REPUBLIKA.CO.ID, JAKARTA -- Kepala Biro Hukum Kementerian Dalam Negeri (Kemendagri), Widodo Sigit Pudjianto mengatakan Mahkamah Agung (MA) tidak mengeluarkan fatwa hukum apapun mengenai status Gubernur DKI Jakarta, Basuki Tjahaja Purnama (Ahok), dalam kasus penistaan agama. Karena itu, Kemendagri tetap akan menanti hasil putusan sidang Ahok.
Widodo menjelaskan, sebelumnya Mendagri Tjahjo Kumolo telah mengirim surat kepada ketua MA untuk meminta saran mengenai penafsiran pasal 83 UU Nomor 23 Tahun 2014 tentang Pemerintahan Daerah. Permintaan itu sudah dijawab dengan pernyataan MA tidak dapat mengeluarkan fatwa hukum apapun.

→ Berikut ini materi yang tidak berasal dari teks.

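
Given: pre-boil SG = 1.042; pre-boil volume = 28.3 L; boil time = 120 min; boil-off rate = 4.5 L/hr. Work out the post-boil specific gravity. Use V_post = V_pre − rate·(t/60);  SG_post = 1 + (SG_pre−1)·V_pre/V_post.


V_post = 28.3 − 4.5·(120/60) = 19.3000
SG_post = 1 + (1.042 − 1)·28.3/19.3000

1.0616


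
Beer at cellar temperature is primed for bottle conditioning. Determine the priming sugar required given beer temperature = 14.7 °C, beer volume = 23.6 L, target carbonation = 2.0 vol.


residual = 14.695·(0.01821 + 0.09011·e^(−0.04·T));  sugar = (target − residual)·4.0·V
residual = 14.695·(0.01821 + 0.09011·e^(−0.04·14.7)) = 1.0031
sugar = (2.0 − 1.0031)·4.0·23.6

94.1086 g


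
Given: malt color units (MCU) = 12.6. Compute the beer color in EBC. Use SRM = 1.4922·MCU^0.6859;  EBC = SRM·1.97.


SRM = 1.4922·12.6^0.6859 = 8.4834
EBC = 8.4834·1.97

16.7123 EBC


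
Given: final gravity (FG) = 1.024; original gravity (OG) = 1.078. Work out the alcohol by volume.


ABV = (OG − FG) · 131.25
ABV = (1.078 − 1.024) · 131.25

7.0875 % ABV


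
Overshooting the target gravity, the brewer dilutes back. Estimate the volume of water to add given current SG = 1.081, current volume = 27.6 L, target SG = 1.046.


V_water = V·((SG_curr − 1)/(SG_target − 1) − 1)
V_water = 27.6·((1.081 − 1)/(1.046 − 1) − 1)

21.0000 L


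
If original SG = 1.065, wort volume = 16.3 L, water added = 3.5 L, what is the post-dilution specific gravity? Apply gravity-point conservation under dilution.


SG_new = 1 + (SG_old − 1)·V_old/(V_old + V_water)
pts = (1.065 − 1)·1000·16.3/(16.3 + 3.5) = 53.5101
SG_new = 1 + 53.5101/1000

1.0535


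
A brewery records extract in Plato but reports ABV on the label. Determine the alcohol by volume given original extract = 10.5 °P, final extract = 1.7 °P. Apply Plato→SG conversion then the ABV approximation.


SG = 259/(259 − P);  ABV = (OG − FG)·131.25
OG = 259/(259 − 10.5) = 1.0423
FG = 259/(259 − 1.7) = 1.0066
ABV = (1.0423 − 1.0066)·131.25

4.6786 % ABV


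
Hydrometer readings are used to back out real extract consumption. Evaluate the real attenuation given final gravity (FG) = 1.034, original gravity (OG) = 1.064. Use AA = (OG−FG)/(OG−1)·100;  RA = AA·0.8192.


AA = (1.064 − 1.034)/(1.064 − 1)·100 = 46.8750
RA = 46.8750·0.8192

38.4000 %


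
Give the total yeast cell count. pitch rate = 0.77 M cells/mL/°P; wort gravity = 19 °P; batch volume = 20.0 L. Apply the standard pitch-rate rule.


cells (billions) = rate · V_L · °P
cells = 0.77 · 20.0 · 19

292.6000 billion cells


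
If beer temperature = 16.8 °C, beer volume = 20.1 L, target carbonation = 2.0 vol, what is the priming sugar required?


residual = 14.695·(0.01821 + 0.09011·e^(−0.04·T));  sugar = (target − residual)·4.0·V
residual = 14.695·(0.01821 + 0.09011·e^(−0.04·16.8)) = 0.9438
sugar = (2.0 − 0.9438)·4.0·20.1

84.9161 g


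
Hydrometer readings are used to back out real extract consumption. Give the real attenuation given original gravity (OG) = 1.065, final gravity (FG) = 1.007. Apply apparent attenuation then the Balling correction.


AA = (OG−FG)/(OG−1)·100;  RA = AA·0.8192
AA = (1.065 − 1.007)/(1.065 − 1)·100 = 89.2308
RA = 89.2308·0.8192

73.0978 %


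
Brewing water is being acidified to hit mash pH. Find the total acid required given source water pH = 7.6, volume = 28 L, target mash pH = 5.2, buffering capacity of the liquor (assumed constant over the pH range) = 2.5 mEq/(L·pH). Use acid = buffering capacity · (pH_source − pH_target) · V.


acid = 2.5 · (7.6 − 5.2) · 28

168.0000 mEq


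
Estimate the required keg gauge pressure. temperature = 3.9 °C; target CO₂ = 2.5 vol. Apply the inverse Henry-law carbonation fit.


psi = vols/(0.01821 + 0.09011·e^(−0.04·T)) − 14.695
psi = 2.5/(0.01821 + 0.09011·e^(−0.04·3.9)) − 14.695

11.5367 psi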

"MA tidak bisa memberikan fatwa karena saat ini sedanh ada proses gugatan kepada Presiden dan Mendagri atas tidak adanya pemberhentian terhadap Ahok di PTUN. Jika ada fatwa, nanti dikhawatirkan akan mempengaruhi putusan PTUN itu," ujar Widodo kepada Republika.co.id, Selasa (21/2).
Menananggapi hal ini, lanjutnya, Kemendagri menyatakan kembali pada sikap sebelumnya. Sebelumnya, Widodo menyampaikan jika pihaknya menanti dakwaan JPU atas kasus penistaan agama oleh Ahok.
Kemendagri tetap mengacu kepada pasal 83 yang menyatakan kepala daetah atau wakik kepala daerah dapat diberhentikan sementara tanpa melalui usulan DPRD karena didakwa melakukan tindak pidana kejahatan yang diancam dengan pidana paling singkat lima tahun, tindak pidana korupsi, tindak pidana terorisme, makar, tindak pidana yang dapat memecah belah NKRI.
Namun, saat ini Ahok sendiri telah berstatus sebagai terdakwa dengan dakwaan dua pasal KUHP, yakni pasal 156 dan 156a. Pasal 156 KUHP mengatur ancaman pidana penjara paling lama empat tahun sementara pasal 156a KUHP mengatur ancaman pidana paling lama lima tahun.
"Karena itu kami tetap menunggu putusan JPU. Jika dituntut lebih dari lima tahun penjara, kami pastikan segera ada SK pemberhentian sementara kepada saudara Ahok sehari setelah putusan itu," katanya.